Decommissioning experts from the International Atomic Energy Agency (IAEA) today started a mission to review Japan's plans and work to decommission the damaged Fukushima Daiichi Nuclear Power Station.
The 9-day mission, which comes at the request of the Japanese government, will provide advice on safety and technological aspects of decommissioning, waste management and other related activities, as well as on the planning and implementation of decommissioning and pre-decommissioning work.
The mission will review Japan's Mid-and-Long-Term Roadmap towards the Decommissioning of TEPCO’'Fukushima Daiichi Nuclear Power Station Units 1-4 and assess progress achieved since two earlier IAEA decommissioning missions to Japan, held in April 2013 and November to December 2013.

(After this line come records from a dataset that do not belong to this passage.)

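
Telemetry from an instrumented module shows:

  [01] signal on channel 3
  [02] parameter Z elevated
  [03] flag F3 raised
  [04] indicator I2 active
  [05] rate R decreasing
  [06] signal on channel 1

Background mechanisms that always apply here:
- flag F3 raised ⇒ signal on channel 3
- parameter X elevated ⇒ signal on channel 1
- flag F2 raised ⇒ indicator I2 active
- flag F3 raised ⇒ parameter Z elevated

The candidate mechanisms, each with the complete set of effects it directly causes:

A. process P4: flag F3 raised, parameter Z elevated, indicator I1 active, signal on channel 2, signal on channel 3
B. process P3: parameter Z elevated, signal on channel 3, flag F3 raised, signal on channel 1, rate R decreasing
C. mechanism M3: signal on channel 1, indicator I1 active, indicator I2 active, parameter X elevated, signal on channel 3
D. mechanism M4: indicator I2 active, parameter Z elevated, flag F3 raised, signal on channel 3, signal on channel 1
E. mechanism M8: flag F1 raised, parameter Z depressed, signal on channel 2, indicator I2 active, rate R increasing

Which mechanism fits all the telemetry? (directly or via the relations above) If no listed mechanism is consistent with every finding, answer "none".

For each candidate, compare predicted effects to what was observed:
(A) process P4 — does not account for indicator I2 active, rate R decreasing, signal on channel 1
(B) process P3 — does not account for indicator I2 active
(C) mechanism M3 — signal on channel 3 +; parameter Z elevated -; flag F3 raised -; indicator I2 active +; rate R decreasing -; signal on channel 1 +
(D) mechanism M4 — signal on channel 3 +; parameter Z elevated +; flag F3 raised +; indicator I2 active +; rate R decreasing -; signal on channel 1 +
(E) mechanism M8 — signal on channel 3 -; parameter Z elevated -; flag F3 raised -; indicator I2 active +; rate R decreasing -; signal on channel 1 -
None of the listed candidates fits everything.

none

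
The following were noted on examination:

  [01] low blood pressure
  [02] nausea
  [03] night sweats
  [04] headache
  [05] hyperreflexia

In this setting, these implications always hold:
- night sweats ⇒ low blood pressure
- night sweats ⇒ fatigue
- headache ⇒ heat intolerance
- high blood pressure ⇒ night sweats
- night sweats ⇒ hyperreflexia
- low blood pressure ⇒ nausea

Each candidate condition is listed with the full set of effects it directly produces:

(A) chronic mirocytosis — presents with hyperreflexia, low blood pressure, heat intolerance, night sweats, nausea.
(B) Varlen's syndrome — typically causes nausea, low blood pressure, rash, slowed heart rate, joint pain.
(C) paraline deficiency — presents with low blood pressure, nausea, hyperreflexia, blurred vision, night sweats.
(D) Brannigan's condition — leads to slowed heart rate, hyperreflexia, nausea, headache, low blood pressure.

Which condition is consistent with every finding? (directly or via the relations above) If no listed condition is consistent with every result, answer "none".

Checking each candidate against the observations:
(A) chronic mirocytosis — does not account for headache
(B) Varlen's syndrome — does not account for night sweats, headache, hyperreflexia
(C) paraline deficiency — low blood pressure +; nausea +; night sweats +; headache -; hyperreflexia +
(D) Brannigan's condition — low blood pressure +; nausea +; night sweats -; headache +; hyperreflexia +
No candidate is consistent with all observations.

none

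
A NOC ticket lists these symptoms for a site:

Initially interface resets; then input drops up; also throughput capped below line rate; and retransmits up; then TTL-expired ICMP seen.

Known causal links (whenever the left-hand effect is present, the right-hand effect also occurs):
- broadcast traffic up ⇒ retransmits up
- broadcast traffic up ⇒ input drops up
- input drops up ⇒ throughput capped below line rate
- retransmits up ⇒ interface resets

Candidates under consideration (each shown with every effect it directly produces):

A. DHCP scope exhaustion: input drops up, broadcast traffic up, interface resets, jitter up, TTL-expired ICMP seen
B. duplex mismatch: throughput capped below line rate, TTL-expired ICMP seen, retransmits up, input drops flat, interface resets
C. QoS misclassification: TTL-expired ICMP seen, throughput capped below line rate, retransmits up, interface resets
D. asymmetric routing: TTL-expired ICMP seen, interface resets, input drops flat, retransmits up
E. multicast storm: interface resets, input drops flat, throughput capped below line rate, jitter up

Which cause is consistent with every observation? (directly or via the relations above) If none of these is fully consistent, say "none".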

Japan's requests for this and earlier missions come in the context of the IAEA Action Plan on Nuclear Safety, which defines a work programme to strengthen the global nuclear safety framework. The Plan, which was endorsed by all IAEA Member States in September 2011, encourages the use of peer review missions to take advantage of global experience.
The 15 international and IAEA experts will meet officials from Japan's Ministry of Economy, Trade and Industry as well as officials from TEPCO, the operator of the Plant that was struck by a tsunami in 2011. They will also visit the Fukushima Daiichi site to observe decommissioning work and progress first-hand and to meet decommissioning staff who are working at the site.
"Decommissioning Fukushima Daiichi Nuclear Power Station is a very challenging and complex task," said team leader Juan Carlos Lentijo, Director of the IAEA Division of Nuclear Fuel Cycle and Waste Technology.
"Through this and the previous missions, the IAEA brings a depth of experience of its own and from our Member States to support Japan's work to meet this challenge. In addition, our work will enable the international community to learn from the accident and the decommissioning process."
The team will deliver a preliminary summary report to the Japanese Government at the end of the mission, with a final version to follow later. The reports will be made available to the public.